Kade is here, in front of me,breathing.
He’s alive?
Am I seeing a ghost?
“Sorry, my love. This is Kade. Kade O’Connell. He’s Violet’s friend.” My grandfather pops up behind him with a stunned expression. He looks straight at me, clutching his cell phone in his hand.
I feel like I’m going to faint. Everything is spinning. Suddenly, gravity stops pulling, and time comes to a stop. I think I’m going to float and disappear into thin air. My mouth and throat run dry as my words get caught in my throat—paralyzed from the inside and out. My heart palpitates, skipping beats and bounces around within my chest. Sweat coats my skin as the entire room implodes into something small. I’m suffocating.
“I’ve got to take this. I’ll be right back!” My grandpa exits the room, closing the door softly behind him.
I part my lips to say something, but all that comes out are incoherent sounds. I can’t form a question while a hundred of them are screaming at me in my scrambled mind.
“I…? K-Kade?”
Grandma cuts me off, grabbing her cane, practically jumping out of bed. She places her teddy bear down and gets up, slowly. I rush over to her to get her back into bed.
“Nomija. That’s Graham! He’s back! Look, he’s right there behind you. He’s come back to dance with me.” Her voice shakes.
She thinks Kade is Graham.
“No, grandma, that’s not him,” I mumble faintly. My muscles turn into mush, struggling to stand upright.
The corner of Kade’s lips lift when our soft gazes meet.
I take a step back, tempted to grab a lamp and hurl it at him.
“I’m home, baby. I’m sorry it took me so long,” he says to me, closing the distance, towering over us both. His cologne drifts into my senses, and my heart does that stupid thing where it jumps every time he looks at me.
What the hell is going on?!
Am I dead?
I’m dreaming. This is a cruel dream. It’s all an evil dream!
My grandma slowly turns to me as she leans on my shoulder weakly.
“Oh…he's not Graham? Are you sure?” She frowns weakly. I look into her dreary, grief-stricken expression. She’s pleading with me, and I don’t want to remind her that he’s dead again.
I know she’ll fall apart, and she doesn’t need that stress on her aging heart.
“Grandma, please get back into bed.”
Her lips fall downward and tremble. A frown that exudes pain. She inhales a shaky breath like she’s trying to differentiate reality from the fog she’s enduring.
Kade turns to me.
“I’ve got her.”
My brows knit together.
“If you don’t mind.” Kade takes out his phone, and my grandmother and I watch him for a few seconds as he taps away at his screen. A short moment later, “We Belong Together” by Ritchie Valens plays loudly on his phone. He sets it on her TV tray and steps in front of me.
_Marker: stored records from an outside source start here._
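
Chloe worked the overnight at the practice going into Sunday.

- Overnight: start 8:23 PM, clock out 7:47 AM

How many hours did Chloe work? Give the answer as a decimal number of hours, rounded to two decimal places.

Overnight: 8:23 PM → midnight = 3 h 37 min; midnight → 7:47 AM = 7 h 47 min; span 11 h 24 min

11.40 hours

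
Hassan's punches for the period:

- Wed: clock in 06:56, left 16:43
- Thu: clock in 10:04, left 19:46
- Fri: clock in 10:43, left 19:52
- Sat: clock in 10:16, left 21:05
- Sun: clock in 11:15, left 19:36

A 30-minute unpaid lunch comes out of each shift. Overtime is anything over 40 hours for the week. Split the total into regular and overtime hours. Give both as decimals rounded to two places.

Regular 40.00 hours, overtime 5.30 hours

Wed: 06:56–16:43 = 9 h 47 min; less 30 min break → 9 h 17 min
Thu: 10:04–19:46 = 9 h 42 min; less 30 min break → 9 h 12 min
Fri: 10:43–19:52 = 9 h 9 min; less 30 min break → 8 h 39 min
Sat: 10:16–21:05 = 10 h 49 min; less 30 min break → 10 h 19 min
Sun: 11:15–19:36 = 8 h 21 min; less 30 min break → 7 h 51 min
Total worked: 45 h 18 min = 45.30 h.
Threshold 40 h → overtime 5 h 18 min, regular 40 h 0 min.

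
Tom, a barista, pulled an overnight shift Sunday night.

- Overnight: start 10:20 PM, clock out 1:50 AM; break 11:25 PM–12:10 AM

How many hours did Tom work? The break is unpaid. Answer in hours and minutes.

Overnight: 10:20 PM → midnight = 1 h 40 min; midnight → 1:50 AM = 1 h 50 min; span 3 h 30 min; less 45 min break → 2 h 45 min

2 h 45 min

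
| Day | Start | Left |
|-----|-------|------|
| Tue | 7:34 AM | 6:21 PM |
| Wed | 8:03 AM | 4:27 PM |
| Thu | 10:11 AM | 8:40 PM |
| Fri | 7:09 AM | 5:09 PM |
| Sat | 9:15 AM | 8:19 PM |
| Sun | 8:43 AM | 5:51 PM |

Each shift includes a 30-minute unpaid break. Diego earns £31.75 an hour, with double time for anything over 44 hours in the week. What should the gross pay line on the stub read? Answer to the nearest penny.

£2214.03

Tue: 7:34 AM–6:21 PM = 10 h 47 min; less 30 min break → 10 h 17 min
Wed: 8:03 AM–4:27 PM = 8 h 24 min; less 30 min break → 7 h 54 min
Thu: 10:11 AM–8:40 PM = 10 h 29 min; less 30 min break → 9 h 59 min
Fri: 7:09 AM–5:09 PM = 10 h 0 min; less 30 min break → 9 h 30 min
Sat: 9:15 AM–8:19 PM = 11 h 4 min; less 30 min break → 10 h 34 min
Sun: 8:43 AM–5:51 PM = 9 h 8 min; less 30 min break → 8 h 38 min
Total worked: 56 h 52 min = 3412 min.
Regular 44 h 0 min = 2640 min at £31.75/h; overtime 12 h 52 min = 772 min at £63.50/h.
Pay = (2640 × £31.75 + 772 × £63.50) ÷ 60 = £2214.03.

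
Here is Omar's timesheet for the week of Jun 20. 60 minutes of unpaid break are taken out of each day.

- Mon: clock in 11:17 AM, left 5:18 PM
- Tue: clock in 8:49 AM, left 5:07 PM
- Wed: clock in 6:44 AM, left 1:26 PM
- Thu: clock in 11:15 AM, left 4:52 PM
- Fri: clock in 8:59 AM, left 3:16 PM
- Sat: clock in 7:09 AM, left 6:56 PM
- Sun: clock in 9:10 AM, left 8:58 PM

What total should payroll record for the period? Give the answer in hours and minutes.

Mon: 11:17 AM–5:18 PM = 6 h 1 min; less 60 min break → 5 h 1 min
Tue: 8:49 AM–5:07 PM = 8 h 18 min; less 60 min break → 7 h 18 min
Wed: 6:44 AM–1:26 PM = 6 h 42 min; less 60 min break → 5 h 42 min
Thu: 11:15 AM–4:52 PM = 5 h 37 min; less 60 min break → 4 h 37 min
Fri: 8:59 AM–3:16 PM = 6 h 17 min; less 60 min break → 5 h 17 min
Sat: 7:09 AM–6:56 PM = 11 h 47 min; less 60 min break → 10 h 47 min
Sun: 9:10 AM–8:58 PM = 11 h 48 min; less 60 min break → 10 h 48 min
Total: 5 h 1 min + 7 h 18 min + 5 h 42 min + 4 h 37 min + 5 h 17 min + 10 h 47 min + 10 h 48 min = 49 h 30 min.

49 h 30 min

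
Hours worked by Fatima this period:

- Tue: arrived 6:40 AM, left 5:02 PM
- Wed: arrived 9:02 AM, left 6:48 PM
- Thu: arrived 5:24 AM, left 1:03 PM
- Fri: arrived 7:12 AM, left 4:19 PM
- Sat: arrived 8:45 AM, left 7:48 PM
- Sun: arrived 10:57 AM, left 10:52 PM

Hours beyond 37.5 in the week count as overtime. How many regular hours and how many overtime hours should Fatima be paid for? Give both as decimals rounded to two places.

Regular 37.50 hours, overtime 22.37 hours

Tue: 6:40 AM–5:02 PM = 10 h 22 min
Wed: 9:02 AM–6:48 PM = 9 h 46 min
Thu: 5:24 AM–1:03 PM = 7 h 39 min
Fri: 7:12 AM–4:19 PM = 9 h 7 min
Sat: 8:45 AM–7:48 PM = 11 h 3 min
Sun: 10:57 AM–10:52 PM = 11 h 55 min
Total worked: 59 h 52 min = 59.87 h.
Threshold 37.5 h → overtime 22 h 22 min, regular 37 h 30 min.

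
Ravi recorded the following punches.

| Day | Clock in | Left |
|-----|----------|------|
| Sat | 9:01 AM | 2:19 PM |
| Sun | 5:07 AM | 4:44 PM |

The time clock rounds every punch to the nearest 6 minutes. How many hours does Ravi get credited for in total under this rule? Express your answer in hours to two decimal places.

Sat: in 9:01 AM→9:00 AM, out 2:19 PM→2:18 PM; 5 h 18 min
Sun: in 5:07 AM→5:06 AM, out 4:44 PM→4:42 PM; 11 h 36 min
Total credited: 16 h 54 min.

16.90 hours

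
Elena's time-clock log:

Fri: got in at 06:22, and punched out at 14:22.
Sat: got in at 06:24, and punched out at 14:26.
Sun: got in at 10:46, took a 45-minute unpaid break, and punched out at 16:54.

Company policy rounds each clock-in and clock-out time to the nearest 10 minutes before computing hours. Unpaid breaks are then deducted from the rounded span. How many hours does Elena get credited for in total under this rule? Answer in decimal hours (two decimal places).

21.42 hours

Fri: in 06:22→06:20, out 14:22→14:20; 8 h 0 min
Sat: in 06:24→06:20, out 14:26→14:30; 8 h 10 min
Sun: in 10:46→10:50, out 16:54→16:50; 6 h 0 min − 45 min = 5 h 15 min
Total credited: 21 h 25 min.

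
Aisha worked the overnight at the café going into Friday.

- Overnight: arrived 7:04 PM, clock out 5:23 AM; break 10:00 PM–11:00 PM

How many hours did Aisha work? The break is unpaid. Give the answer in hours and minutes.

9 h 19 min

Overnight: 7:04 PM → midnight = 4 h 56 min; midnight → 5:23 AM = 5 h 23 min; span 10 h 19 min; less 60 min break → 9 h 19 min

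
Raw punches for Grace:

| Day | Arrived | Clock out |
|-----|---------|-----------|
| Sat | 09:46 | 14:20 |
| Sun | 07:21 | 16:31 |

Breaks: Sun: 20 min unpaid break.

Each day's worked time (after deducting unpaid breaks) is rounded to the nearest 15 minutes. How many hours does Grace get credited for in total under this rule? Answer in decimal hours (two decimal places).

Sat: 09:46–14:20 = 4 h 34 min → rounds to 4 h 30 min
Sun: 07:21–16:31 = 9 h 10 min − 20 min = 8 h 50 min → rounds to 8 h 45 min
Total credited: 13 h 15 min.

13.25 hours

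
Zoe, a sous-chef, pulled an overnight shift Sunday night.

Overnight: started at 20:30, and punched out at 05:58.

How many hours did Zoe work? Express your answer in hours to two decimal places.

Overnight: 20:30 → midnight = 3 h 30 min; midnight → 05:58 = 5 h 58 min; span 9 h 28 min

9.47 hours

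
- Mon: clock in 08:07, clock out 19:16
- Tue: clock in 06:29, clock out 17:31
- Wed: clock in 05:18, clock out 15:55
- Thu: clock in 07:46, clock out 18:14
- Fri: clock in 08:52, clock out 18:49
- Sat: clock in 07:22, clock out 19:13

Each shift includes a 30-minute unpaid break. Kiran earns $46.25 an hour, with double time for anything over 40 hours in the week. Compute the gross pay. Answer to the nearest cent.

$3891.17

Mon: 08:07–19:16 = 11 h 9 min; less 30 min break → 10 h 39 min
Tue: 06:29–17:31 = 11 h 2 min; less 30 min break → 10 h 32 min
Wed: 05:18–15:55 = 10 h 37 min; less 30 min break → 10 h 7 min
Thu: 07:46–18:14 = 10 h 28 min; less 30 min break → 9 h 58 min
Fri: 08:52–18:49 = 9 h 57 min; less 30 min break → 9 h 27 min
Sat: 07:22–19:13 = 11 h 51 min; less 30 min break → 11 h 21 min
Total worked: 62 h 4 min = 3724 min.
Regular 40 h 0 min = 2400 min at $46.25/h; overtime 22 h 4 min = 1324 min at $92.50/h.
Pay = (2400 × $46.25 + 1324 × $92.50) ÷ 60 = $3891.17.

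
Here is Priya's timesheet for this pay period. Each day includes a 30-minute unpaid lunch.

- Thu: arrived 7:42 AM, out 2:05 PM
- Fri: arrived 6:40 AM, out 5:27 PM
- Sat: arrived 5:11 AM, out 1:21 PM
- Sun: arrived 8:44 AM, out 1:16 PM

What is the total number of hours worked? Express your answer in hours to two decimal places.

Thu: 7:42 AM–2:05 PM = 6 h 23 min; less 30 min break → 5 h 53 min
Fri: 6:40 AM–5:27 PM = 10 h 47 min; less 30 min break → 10 h 17 min
Sat: 5:11 AM–1:21 PM = 8 h 10 min; less 30 min break → 7 h 40 min
Sun: 8:44 AM–1:16 PM = 4 h 32 min; less 30 min break → 4 h 2 min
Total: 5 h 53 min + 10 h 17 min + 7 h 40 min + 4 h 2 min = 27 h 52 min.

27.87 hours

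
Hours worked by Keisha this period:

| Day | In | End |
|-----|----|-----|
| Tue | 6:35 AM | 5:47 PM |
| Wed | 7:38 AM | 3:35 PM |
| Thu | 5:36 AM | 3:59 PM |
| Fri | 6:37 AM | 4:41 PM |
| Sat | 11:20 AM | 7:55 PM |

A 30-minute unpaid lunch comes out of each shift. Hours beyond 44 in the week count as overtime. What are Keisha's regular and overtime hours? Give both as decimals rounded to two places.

Tue: 6:35 AM–5:47 PM = 11 h 12 min; less 30 min break → 10 h 42 min
Wed: 7:38 AM–3:35 PM = 7 h 57 min; less 30 min break → 7 h 27 min
Thu: 5:36 AM–3:59 PM = 10 h 23 min; less 30 min break → 9 h 53 min
Fri: 6:37 AM–4:41 PM = 10 h 4 min; less 30 min break → 9 h 34 min
Sat: 11:20 AM–7:55 PM = 8 h 35 min; less 30 min break → 8 h 5 min
Total worked: 45 h 41 min = 45.68 h.
Threshold 44 h → overtime 1 h 41 min, regular 44 h 0 min.

Regular 44.00 hours, overtime 1.68 hours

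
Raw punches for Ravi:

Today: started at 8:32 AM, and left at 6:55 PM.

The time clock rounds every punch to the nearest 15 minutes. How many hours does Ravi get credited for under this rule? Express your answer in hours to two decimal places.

10.50 hours

Today: in 8:32 AM→8:30 AM, out 6:55 PM→7:00 PM; 10 h 30 min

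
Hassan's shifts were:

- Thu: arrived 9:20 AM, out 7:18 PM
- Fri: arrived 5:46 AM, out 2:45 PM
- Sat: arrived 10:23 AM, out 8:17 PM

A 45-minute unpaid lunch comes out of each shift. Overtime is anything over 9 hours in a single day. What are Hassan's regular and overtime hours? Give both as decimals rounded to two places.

Regular 26.23 hours, overtime 0.37 hours

Thu: 9:20 AM–7:18 PM = 9 h 58 min; less 45 min break → 9 h 13 min
Fri: 5:46 AM–2:45 PM = 8 h 59 min; less 45 min break → 8 h 14 min
Sat: 10:23 AM–8:17 PM = 9 h 54 min; less 45 min break → 9 h 9 min
Thu reg 9 h 0 min / OT 0 h 13 min; Fri reg 8 h 14 min / OT 0 h 0 min; Sat reg 9 h 0 min / OT 0 h 9 min.
Totals: regular 26 h 14 min, overtime 0 h 22 min.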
“Would you take this dance with me, Mrs. Isla?” He smiles, bowing down and forward slightly with his hand laid out for her to take.
She looks at me, then at him. She pauses for a moment to think. But as the song continues, the tension in her eyes fades away, and she takes Kade’s hand.
I hand my grandmother over to Kade, and they intertwine their hands. They slowly dance to the beat of the music, all the while I’m holding a tissue, gluing it to my face, hoping I can hold it together and not collapse on the spot.